On Submissions
- Alan Rice

- Nov 30, 2025
- 4 min read

The more I look at possible venues for my stories, the more conscious I am of genres - and what "sells." I use two different platforms to screen possible publishers and to keep track of what I've submitted, and where. The site Duotrope has been especially useful. They list literally thousands of journals and magazines, both online and print, as well as agents who might be open to reading works by unknown authors. It also provides tools to help you screen magazines for suitability, so you don't waste time and money sending off your stuff to a place that would never consider it.
One of the most important considerations is length, and as a teacher, I acknowledge the importance of word count. If I assign a major paper, I expect more than a couple of paragraphs. But in the literary magazine world, the opposite seems to hold true. Nearly every publication will accept "flash fiction": works of 1000 words or less. That may seem like a good deal to one of my students writing a paper on King Lear, for instance, but when writing for a publication, it is exactly that: a flash. No more.
To some degree, I understand the popularity of flash fiction. Nobody has any time (or so they claim). People have gotten used to bytes, which, I suspect, accounts for the unpopularity of print news. It's too long. And then, too, I realize that not all short-short fiction is necessarily inferior. I think in particular of two Hemingway stories I have taught: "The Old Man at the Bridge" and "The End of Something." Both of these are complex, profound, and moving. And it's a challenge, too, to write something that is both short and effective. Faulkner pointed out that unlike the novel, short fiction leaves no margin for error. Every word must be perfect. (Perhaps that's why Faulkner used so many of them: he wanted to be sure that the right word was in there, somewhere.)
But I'll always remember what my graduate school advisor once told me, when talking about the length of a particular assignment: "Brevity is the soul of wit, but nobody wants a half-wit." While little snippets of narrative might be momentarily entertaining, it doesn't seem to me that it would be particularly lasting. Like a small snack. Or cotton candy: you take a big mouthful, and it's kind of sweet, but dissolves into nothing. It's not filling. Let alone nourishing.
Most of my stories run 5000 to 6000 words. That's upwards of twenty pages, as submissions go. Several are longer. I find that too often I've given short shrift to something that needs to be developed. I may even be describing a scene that may be familiar to someone - a walk through the woods in early Summer, say - but it's important that my reader see those woods, and feel that Summer day, just as my character does. I can't skimp. Not to say that I need to go on forever, spending two or three pages on the significance of the raising of an eyebrow, as Henry James does at one point in The Golden Bowl. Or Faulkner describing the quality of the dust kicked up by a buckboard in Absalom, Absalom. But I owe it to my characters, and to my readers, too, to give them a really fulfilling experience. Something more than a quick snack. (Speaking of bytes).

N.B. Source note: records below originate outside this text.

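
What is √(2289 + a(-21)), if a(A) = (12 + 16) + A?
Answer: 2*√574 ≈ 47.917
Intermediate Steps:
a(A) = 28 + A
√(2289 + a(-21)) = √(2289 + (28 - 21)) = √(2289 + 7) = √2296 = 2*√574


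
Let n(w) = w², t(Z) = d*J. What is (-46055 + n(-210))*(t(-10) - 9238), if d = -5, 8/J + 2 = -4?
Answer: 54141770/3 ≈ 1.8047e+7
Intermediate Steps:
J = -4/3 (J = 8/(-2 - 4) = 8/(-6) = 8*(-⅙) = -4/3 ≈ -1.3333)
t(Z) = 20/3 (t(Z) = -5*(-4/3) = 20/3)
(-46055 + n(-210))*(t(-10) - 9238) = (-46055 + (-210)²)*(20/3 - 9238) = (-46055 + 44100)*(-27694/3) = -1955*(-27694/3) = 54141770/3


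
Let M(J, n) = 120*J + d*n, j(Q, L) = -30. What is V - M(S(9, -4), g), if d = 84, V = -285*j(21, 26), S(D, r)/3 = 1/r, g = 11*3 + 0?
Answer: 5868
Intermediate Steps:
g = 33 (g = 33 + 0 = 33)
S(D, r) = 3/r
V = 8550 (V = -285*(-30) = 8550)
M(J, n) = 84*n + 120*J (M(J, n) = 120*J + 84*n = 84*n + 120*J)
V - M(S(9, -4), g) = 8550 - (84*33 + 120*(3/(-4))) = 8550 - (2772 + 120*(3*(-1/4))) = 8550 - (2772 + 120*(-3/4)) = 8550 - (2772 - 90) = 8550 - 1*2682 = 8550 - 2682 = 5868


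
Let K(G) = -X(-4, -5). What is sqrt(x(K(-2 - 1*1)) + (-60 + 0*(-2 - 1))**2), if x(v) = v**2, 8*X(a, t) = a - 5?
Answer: 3*sqrt(25609)/8 ≈ 60.011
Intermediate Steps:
X(a, t) = -5/8 + a/8 (X(a, t) = (a - 5)/8 = (-5 + a)/8 = -5/8 + a/8)
K(G) = 9/8 (K(G) = -(-5/8 + (1/8)*(-4)) = -(-5/8 - 1/2) = -1*(-9/8) = 9/8)
sqrt(x(K(-2 - 1*1)) + (-60 + 0*(-2 - 1))**2) = sqrt((9/8)**2 + (-60 + 0*(-2 - 1))**2) = sqrt(81/64 + (-60 + 0*(-3))**2) = sqrt(81/64 + (-60 + 0)**2) = sqrt(81/64 + (-60)**2) = sqrt(81/64 + 3600) = sqrt(230481/64) = 3*sqrt(25609)/8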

Duotrope will also screen for style and genre. Does the magazine print science fiction? Fantasy? Gothic? Horror? Mystery? Western? Western mystery? Fantasy horror? Gothic western fantasy mystery? And style: Is your piece mainstream, or transgressive? Dark or quirky? Experimental, humorous, or literary? And that's before we get to the matter of length. Though I admit, it's pointless to submit your horror slasher thriller story to a place that leans towards painfully sincere reflections on the beauty of nature.
Why go into all this? Aside from just venting, it's made me consider my stories from an editor's viewpoint. I need at least 3000 words, usually more, to tell a story well, and that cuts me out of a large portion of the market. I don't do fantasy or sci-fi or horror, and that, too, is a conscious choice that limits me. Just as I don't do flash fiction. A couple of my pieces are about 10000 words or longer, which is actually out of the "short story" category. Those will have to wait, I guess, until a journal that specializes in long short fiction picks them up.
I sent a draft of one of my recent efforts to a friend of mine. It's a creepy story, based on an ancient Scots ballad, as if a story of murder and betrayal and forbidden lust was brought back to life. John didn't care for it. He doesn't like gothic romance.
I'd never seen the story quite that way, but I get his point. It's really dark, and there are gothic overtones. What do to? I could rewrite it, but I don't think I will. I'm not going to change my stories just to suit people's taste. I'm sure that my friend John understands that. So I've used Duotrope to search out magazines my strange cross-genre tale, in hopes that it'll find a home. It's called "The Rolling of the Stones," by the way.
I'll let everyone know when it appears.